I used to be one of those people who wouldn’t eat after a workout. I’d have a cup of coffee (black) and think I was enjoying the slimming effect of my effort.
When someone told me I should eat within an hour after exercising I was incredulous. “I have to eat right away? I just burned those cals! I want to feel skinny for a second!” Hahhaha, boy was my theory wrong. Instead of slimming, I was actually forcing my body to tap into muscle reserves.
This is the anti-FWAL-hack, but it’s the truth: Once I realized I should have a protein snack after my sweat sess, I would bring a baggy of protein powder with me to the gym and make a mess trying to get it mixed into water. *
*I know they have those plastic containers with the metal whisk-ball-thingys but I’m adamantly against carrying any more stuff in my purse. I’m one step away from a packhorse as is.
One day my friend Meghan and I met for a FlyWheel class and hit a coffee shop afterward. She offered me a truffle sized protein ball that changed my post-workout game forever. Now, I make a batch of these once a week and keep them at the ready in my freezer. You can add chocolate chips, coconut flakes or dried cherries; the variations are surely endless!
Recipe adapted from Vega Protein recipes. Use whichever variety of protein powder your taste buds enjoy.

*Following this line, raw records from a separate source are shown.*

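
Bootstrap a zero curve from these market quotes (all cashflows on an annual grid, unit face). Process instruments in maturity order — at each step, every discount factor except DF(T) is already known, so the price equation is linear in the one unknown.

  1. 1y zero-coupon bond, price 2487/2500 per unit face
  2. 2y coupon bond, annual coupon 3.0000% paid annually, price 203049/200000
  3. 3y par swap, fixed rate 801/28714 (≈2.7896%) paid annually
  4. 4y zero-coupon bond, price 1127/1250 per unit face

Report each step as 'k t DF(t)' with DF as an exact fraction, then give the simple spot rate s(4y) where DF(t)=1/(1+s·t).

step 1 [1y] zero: DF = P = 2487/2500 ≈ 0.994800
step 2 [2y] bond c/1=3/100: DF=(203049/200000 − 3/100·(0.994800))/(1+3/100) = 9567/10000 ≈ 0.956700
step 3 [3y] swap r/1=801/28714: DF=(1 − 801/28714·(0.994800+0.956700))/(1+801/28714) = 9199/10000 ≈ 0.919900
step 4 [4y] zero: DF = P = 1127/1250 ≈ 0.901600

1 1 2487/2500
2 2 9567/10000
3 3 9199/10000
4 4 1127/1250
s(4y) = (1/(1127/1250) − 1)/(4) = 123/4508 ≈ 2.7285%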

1 serving protein powder, I like RAW Organic Vanilla Shake by Garden of Eden
¼ cup peanut butter
¼ cup sunflower butter
½ cup oats
1 tablespoon ground flaxseed
2 tsp chia seeds
½ tsp vanilla
Pinch of sea salt
1) Combine all ingredients in a medium bowl and roll into balls with your hands. If the mixture feels too dry, add a teaspoon of water and adjust until you reach a roll able dough-like consistency.
2) Store in an airtight container in the freezer for up to two weeks.